7 Comments

  • Why bother reading a bill that is mom and apple pie? After all, who could not be agaisnt global warming? At least 1000 of the 1090 pages of the bill are probably surplusage anyway, and the Managers’ amendment is of course only a minor clean-up.

    In any event, the courts will fix any problems (after billions of dollars are committed). If the literal meanng of the words of the bill cannot be reconciled, then “Congressional intent” will be used to decipher its meaning. What a way to run a railraod!

  • I’m having flash backs to that phone commerical – what if fire fighters ran Congress. “A lot of paper here to see we need clean water. Who wants clean water? Yeah……”

    Only in this case – the clowns in Congress whos job it is to actually read the crap, try and understand it and make a judgement of is this legislation necessary and correct are simply being lazy. They’re too lazy to do their jobs – read the bill, think about it and then, only then, vote on it.

    It’d be nice if the voters held their members of congress to the same standards they hold us – ignorance of the law is no excuse. Or in their case, ignorance of what was in the bill is no excuse.

  • … good to remember this standard ‘vote-without-reading’ behavior — as Congressmen again set out on their luxury, taxpayer-funded, summer “Fact-Finding” junkets.

    If Congressmen don’t have the time to even read the legislation they vote for — how can they possibly justify their normal practice … spending weeks of travel in terrible locations (e.g. Paris, Hawaii, Japan, Oman, etc.)… to supposedly gather information ?

  • This morning on Fox and Friends, they had an administration hack on, talking about the issue, and the blond guy (forgot his name) said (paraphrasing all of this), “One more question did you read it?”

    She gives a long winded response.

    “Yeah, but did you read it.”

    “I read vast parts of it.”

    “In other words, no.”

    Made my morning.

  • I only have one question. Isn’t reading the bills something that we elect them to do? Why do we have elected officials if they don’t take time to read the bills they pass. Maybe elected offials are an anachronism. They are not doing their job for the people if they don’t even understand what they are voting on. What arrogance!

  • Some legislation is simple and easy to read: dedicating a post office, for example. Major regulation, like ERISA, is arcane. Legislators, being human, have to rely on lobbyists and staff for their information. What is important is to have some policing of the advisers. Mrs. Clinton, for example, swallowed hook, line, and sinker junk science about Ground Zero, Gulf War Syndrome, early childhood education, Ledbetter, etc. She is a twit! Her husband was almost as bad, although he was a very good president.

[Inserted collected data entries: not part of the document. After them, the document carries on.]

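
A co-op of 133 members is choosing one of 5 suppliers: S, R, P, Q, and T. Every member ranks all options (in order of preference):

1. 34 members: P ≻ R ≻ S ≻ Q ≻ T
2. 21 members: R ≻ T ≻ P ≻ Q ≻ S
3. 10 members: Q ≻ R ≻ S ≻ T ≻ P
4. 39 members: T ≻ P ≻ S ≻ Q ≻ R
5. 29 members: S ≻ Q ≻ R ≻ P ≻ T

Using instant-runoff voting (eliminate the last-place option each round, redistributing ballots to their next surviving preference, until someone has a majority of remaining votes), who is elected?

R

Round 1: S 29, R 21, P 34, Q 10, T 39. Eliminate Q.
Round 2: S 29, R 31, P 34, T 39. Eliminate S.
Round 3: R 60, P 34, T 39. Eliminate P.
Round 4: R 94, T 39. R has a majority.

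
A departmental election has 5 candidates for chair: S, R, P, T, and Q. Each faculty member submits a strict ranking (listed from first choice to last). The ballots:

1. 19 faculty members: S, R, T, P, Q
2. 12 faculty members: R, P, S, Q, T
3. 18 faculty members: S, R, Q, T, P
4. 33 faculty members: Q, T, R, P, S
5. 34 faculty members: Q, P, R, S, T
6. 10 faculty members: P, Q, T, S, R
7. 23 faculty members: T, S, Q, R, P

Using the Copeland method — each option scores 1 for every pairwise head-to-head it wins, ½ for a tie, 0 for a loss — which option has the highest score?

S: beats T; loses to R, P, and Q → score 1.
R: beats S, P, and T; loses to Q → score 3.
P: beats S; loses to R, T, and Q → score 1.
T: beats P; loses to S, R, and Q → score 1.
Q: beats S, R, P, and T → score 4.
Q has the best pairwise record.

Q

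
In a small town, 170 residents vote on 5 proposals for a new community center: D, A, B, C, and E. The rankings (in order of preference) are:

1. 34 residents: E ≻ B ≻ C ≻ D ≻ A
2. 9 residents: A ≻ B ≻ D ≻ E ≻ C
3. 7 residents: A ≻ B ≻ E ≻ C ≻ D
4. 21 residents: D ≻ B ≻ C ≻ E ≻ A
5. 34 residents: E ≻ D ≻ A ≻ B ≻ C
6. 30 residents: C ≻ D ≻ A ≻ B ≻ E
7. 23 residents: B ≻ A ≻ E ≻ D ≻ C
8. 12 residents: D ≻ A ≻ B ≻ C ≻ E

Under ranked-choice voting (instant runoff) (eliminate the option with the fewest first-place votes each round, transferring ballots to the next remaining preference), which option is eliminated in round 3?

Round 1: D 33, A 16, B 23, C 30, E 68. Eliminate A.
Round 2: D 33, B 39, C 30, E 68. Eliminate C.
Round 3: D 63, B 39, E 68. Eliminate B.

B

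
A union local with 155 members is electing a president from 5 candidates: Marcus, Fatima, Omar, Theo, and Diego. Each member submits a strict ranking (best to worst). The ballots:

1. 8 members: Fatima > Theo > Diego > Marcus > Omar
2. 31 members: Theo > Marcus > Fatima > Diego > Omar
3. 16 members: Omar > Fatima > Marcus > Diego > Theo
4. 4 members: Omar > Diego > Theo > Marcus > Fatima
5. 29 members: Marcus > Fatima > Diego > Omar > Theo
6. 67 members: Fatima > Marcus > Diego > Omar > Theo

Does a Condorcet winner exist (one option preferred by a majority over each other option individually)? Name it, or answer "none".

Fatima

Fatima vs Marcus: 91–64 for Fatima.
Fatima vs Omar: 135–20 for Fatima.
Fatima vs Theo: 120–35 for Fatima.
Fatima vs Diego: 151–4 for Fatima.
Fatima beats every other option head-to-head.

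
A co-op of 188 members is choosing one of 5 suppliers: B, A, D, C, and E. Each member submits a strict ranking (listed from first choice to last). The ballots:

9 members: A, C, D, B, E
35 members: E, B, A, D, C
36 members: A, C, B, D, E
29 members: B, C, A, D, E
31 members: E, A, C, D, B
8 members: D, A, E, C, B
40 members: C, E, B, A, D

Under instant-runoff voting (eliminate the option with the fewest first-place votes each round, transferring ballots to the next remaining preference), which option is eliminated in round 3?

Round 1: B 29, A 45, D 8, C 40, E 66. Eliminate D.
Round 2: B 29, A 53, C 40, E 66. Eliminate B.
Round 3: A 53, C 69, E 66. Eliminate A.

A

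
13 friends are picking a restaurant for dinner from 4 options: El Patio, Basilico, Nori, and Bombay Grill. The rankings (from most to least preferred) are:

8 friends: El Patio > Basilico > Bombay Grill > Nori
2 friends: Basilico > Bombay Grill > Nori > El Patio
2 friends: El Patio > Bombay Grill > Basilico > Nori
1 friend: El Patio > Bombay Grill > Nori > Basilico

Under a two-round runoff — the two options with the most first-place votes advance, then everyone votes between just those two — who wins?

El Patio

Round 1 first-place votes: El Patio 11, Basilico 2, Nori 0, Bombay Grill 0.
El Patio and Basilico advance.
Runoff: El Patio is preferred to Basilico by 11 voters; Basilico by 2.
El Patio wins the runoff.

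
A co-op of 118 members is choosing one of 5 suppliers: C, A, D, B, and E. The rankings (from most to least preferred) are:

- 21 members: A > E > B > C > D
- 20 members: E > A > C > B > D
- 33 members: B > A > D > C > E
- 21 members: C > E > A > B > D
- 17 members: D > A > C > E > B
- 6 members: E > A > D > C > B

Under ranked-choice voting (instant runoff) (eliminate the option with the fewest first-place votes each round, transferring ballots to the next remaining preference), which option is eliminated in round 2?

C

Round 1: C 21, A 21, D 17, B 33, E 26. Eliminate D.
Round 2: C 21, A 38, B 33, E 26. Eliminate C.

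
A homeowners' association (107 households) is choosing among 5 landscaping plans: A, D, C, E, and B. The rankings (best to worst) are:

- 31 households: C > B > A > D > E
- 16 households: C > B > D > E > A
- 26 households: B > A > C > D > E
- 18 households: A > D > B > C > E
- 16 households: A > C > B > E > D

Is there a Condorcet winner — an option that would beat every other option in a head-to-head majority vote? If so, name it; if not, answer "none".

Checking pairwise contests:
B beats A 73–34.
A beats D 91–16.
A beats C 60–47.
A beats E 91–16.
C beats B 63–44.
Every option loses at least one head-to-head, so there is no Condorcet winner.

none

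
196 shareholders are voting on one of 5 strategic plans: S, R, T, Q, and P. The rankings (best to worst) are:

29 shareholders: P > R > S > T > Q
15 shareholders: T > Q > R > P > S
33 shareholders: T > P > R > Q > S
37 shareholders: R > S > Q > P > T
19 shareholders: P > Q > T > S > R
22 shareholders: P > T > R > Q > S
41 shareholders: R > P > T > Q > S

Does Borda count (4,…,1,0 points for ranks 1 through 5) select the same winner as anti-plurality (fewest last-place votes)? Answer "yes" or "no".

Borda — scores: S 188, R 539, T 407, Q 272, P 554. Winner: P.
Anti-plurality — last-place votes: S 111, R 19, T 37, Q 29, P 0. Winner: P.
The two methods agree.

yes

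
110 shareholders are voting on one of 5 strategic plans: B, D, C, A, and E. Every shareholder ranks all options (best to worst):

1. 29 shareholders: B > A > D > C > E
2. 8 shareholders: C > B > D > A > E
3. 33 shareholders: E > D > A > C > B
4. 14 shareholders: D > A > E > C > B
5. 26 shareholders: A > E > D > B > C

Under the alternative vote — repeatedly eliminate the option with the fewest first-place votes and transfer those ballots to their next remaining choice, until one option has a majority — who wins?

A

Round 1: B 29, D 14, C 8, A 26, E 33. Eliminate C.
Round 2: B 37, D 14, A 26, E 33. Eliminate D.
Round 3: B 37, A 40, E 33. Eliminate E.
Round 4: B 37, A 73. A has a majority.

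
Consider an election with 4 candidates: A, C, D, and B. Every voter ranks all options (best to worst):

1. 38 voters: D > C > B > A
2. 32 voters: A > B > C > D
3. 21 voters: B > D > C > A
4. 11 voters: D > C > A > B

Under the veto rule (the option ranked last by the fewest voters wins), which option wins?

Last-place votes: A 59, C 0, D 32, B 11.
C is ranked last by the fewest voters, so C wins.

C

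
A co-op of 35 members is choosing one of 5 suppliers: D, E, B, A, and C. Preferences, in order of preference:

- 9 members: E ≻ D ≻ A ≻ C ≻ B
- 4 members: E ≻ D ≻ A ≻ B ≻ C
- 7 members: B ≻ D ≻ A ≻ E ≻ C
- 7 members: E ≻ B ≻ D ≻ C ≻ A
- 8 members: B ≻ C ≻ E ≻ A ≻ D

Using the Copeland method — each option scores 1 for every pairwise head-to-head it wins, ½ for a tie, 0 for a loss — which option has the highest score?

E

D: beats A and C; loses to E and B → score 2.
E: beats D, B, A, and C → score 4.
B: beats D, A, and C; loses to E → score 3.
A: beats C; loses to D, E, and B → score 1.
C: loses to D, E, B, and A → score 0.
E has the best pairwise record.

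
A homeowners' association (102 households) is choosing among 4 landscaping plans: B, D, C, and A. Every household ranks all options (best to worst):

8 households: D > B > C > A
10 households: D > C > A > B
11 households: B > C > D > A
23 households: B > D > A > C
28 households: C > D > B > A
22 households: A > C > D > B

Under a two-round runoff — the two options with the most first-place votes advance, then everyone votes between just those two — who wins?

Round 1 first-place votes: B 34, D 18, C 28, A 22.
B and C advance.
Runoff: B is preferred to C by 42 voters; C by 60.
C wins the runoff.

C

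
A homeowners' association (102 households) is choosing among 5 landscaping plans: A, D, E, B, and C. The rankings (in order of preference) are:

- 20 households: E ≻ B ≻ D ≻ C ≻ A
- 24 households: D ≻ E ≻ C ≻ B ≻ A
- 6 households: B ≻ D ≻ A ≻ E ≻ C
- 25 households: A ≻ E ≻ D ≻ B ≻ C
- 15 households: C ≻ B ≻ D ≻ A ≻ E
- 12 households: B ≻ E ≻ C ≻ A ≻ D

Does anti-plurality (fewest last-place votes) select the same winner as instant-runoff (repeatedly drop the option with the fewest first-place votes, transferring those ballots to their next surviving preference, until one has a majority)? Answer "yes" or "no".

yes

Anti-plurality — last-place votes: A 44, D 12, E 15, B 0, C 31. Winner: B.
Instant-runoff — R1 A 25, D 24, E 20, B 18, C 15 (C out); R2 A 25, D 24, E 20, B 33 (E out); R3 A 25, D 24, B 53 (B winner). Winner: B.
The two methods agree.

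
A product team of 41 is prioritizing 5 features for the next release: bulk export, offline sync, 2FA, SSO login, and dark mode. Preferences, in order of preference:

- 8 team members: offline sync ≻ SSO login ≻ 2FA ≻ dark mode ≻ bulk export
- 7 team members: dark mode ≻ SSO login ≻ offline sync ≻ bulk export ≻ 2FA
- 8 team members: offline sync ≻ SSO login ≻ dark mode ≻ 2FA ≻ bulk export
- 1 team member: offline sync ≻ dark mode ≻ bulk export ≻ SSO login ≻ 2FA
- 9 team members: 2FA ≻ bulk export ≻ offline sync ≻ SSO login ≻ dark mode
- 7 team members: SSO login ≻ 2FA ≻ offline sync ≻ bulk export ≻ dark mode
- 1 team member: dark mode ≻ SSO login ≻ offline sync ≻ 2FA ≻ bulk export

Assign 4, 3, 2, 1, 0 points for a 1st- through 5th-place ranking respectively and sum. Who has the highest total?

bulk export: 8·0 + 7·1 + 8·0 + 1·2 + 9·3 + 7·1 + 1·0 = 43
offline sync: 8·4 + 7·2 + 8·4 + 1·4 + 9·2 + 7·2 + 1·2 = 116
2FA: 8·2 + 7·0 + 8·1 + 1·0 + 9·4 + 7·3 + 1·1 = 82
SSO login: 8·3 + 7·3 + 8·3 + 1·1 + 9·1 + 7·4 + 1·3 = 110
dark mode: 8·1 + 7·4 + 8·2 + 1·3 + 9·0 + 7·0 + 1·4 = 59
offline sync has the highest Borda score (116).

offline sync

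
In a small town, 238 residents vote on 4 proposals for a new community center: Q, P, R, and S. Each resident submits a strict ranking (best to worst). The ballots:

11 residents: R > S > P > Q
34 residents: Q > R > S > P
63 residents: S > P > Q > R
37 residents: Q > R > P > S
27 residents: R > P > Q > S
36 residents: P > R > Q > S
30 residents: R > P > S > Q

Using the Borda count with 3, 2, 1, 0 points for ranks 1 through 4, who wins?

Q: 11·0 + 34·3 + 63·1 + 37·3 + 27·1 + 36·1 + 30·0 = 339
P: 11·1 + 34·0 + 63·2 + 37·1 + 27·2 + 36·3 + 30·2 = 396
R: 11·3 + 34·2 + 63·0 + 37·2 + 27·3 + 36·2 + 30·3 = 418
S: 11·2 + 34·1 + 63·3 + 37·0 + 27·0 + 36·0 + 30·1 = 275
R has the highest Borda score (418).

R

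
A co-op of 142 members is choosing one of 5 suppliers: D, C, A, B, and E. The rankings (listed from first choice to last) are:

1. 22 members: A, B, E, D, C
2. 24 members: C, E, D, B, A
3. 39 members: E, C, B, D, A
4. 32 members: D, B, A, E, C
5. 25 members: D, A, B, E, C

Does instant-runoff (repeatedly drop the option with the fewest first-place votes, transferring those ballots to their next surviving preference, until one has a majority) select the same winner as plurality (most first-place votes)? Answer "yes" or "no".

Instant-runoff — R1 D 57, C 24, A 22, B 0, E 39 (B out); R2 D 57, C 24, A 22, E 39 (A out); R3 D 57, C 24, E 61 (C out); R4 D 57, E 85 (E winner). Winner: E.
Plurality — first-place votes: D 57, C 24, A 22, B 0, E 39. Winner: D.
The two methods disagree.

no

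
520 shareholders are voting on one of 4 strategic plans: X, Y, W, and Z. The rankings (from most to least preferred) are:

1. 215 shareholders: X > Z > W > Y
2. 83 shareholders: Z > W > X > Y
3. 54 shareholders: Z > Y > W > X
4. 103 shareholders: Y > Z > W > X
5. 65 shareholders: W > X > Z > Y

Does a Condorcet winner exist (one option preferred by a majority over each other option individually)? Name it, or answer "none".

none

Checking pairwise contests:
W beats X 305–215.
X beats Y 363–157.
Z beats W 455–65.
X beats Z 280–240.
Every option loses at least one head-to-head, so there is no Condorcet winner.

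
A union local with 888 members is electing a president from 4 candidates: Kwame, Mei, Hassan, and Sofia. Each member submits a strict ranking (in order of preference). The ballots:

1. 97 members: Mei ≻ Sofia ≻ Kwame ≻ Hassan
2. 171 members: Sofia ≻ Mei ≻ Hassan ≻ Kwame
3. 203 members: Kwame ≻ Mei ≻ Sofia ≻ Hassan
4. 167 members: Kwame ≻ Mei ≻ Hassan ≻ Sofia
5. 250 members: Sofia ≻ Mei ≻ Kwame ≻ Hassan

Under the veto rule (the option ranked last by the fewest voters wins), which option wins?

Last-place votes: Kwame 171, Mei 0, Hassan 550, Sofia 167.
Mei is ranked last by the fewest voters, so Mei wins.

Mei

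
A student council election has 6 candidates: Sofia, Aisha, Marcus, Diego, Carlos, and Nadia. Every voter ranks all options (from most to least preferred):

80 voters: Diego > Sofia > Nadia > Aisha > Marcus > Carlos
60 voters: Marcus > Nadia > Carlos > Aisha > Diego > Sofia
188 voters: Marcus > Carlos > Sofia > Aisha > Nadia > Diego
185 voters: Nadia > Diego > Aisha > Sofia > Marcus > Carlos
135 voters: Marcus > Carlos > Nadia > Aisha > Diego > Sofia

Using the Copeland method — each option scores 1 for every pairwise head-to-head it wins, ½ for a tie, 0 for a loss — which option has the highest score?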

    The bill- reading argument is silly, Mr. Olson. Putting Doctor Wolfe in our government is a real horror!

  • Speaking from experience, it seems clear to me that the lobbyist and legislators working on the bills in which I have been involved have little regard for the policy choices their decisions represent. The focus seems to “how will it affect this particular constituent”, rather than “how will these changes drive citizen behavior/what acts will this legislation incentive/de-incentivize.”

    When I read court decisions where judges discuss “legislative intent” and “policy”, I am always left wondering how much real world interaction they have had with legislators in the bill drafting process… Still, if the job of a legislator is to legislate, I don’t believe it even a little bit unreasonable to expect that the legislators at least read the laws they are voting on, and perhaps even discuss the impact of the policy decisions those laws represent with the experts among their constituency.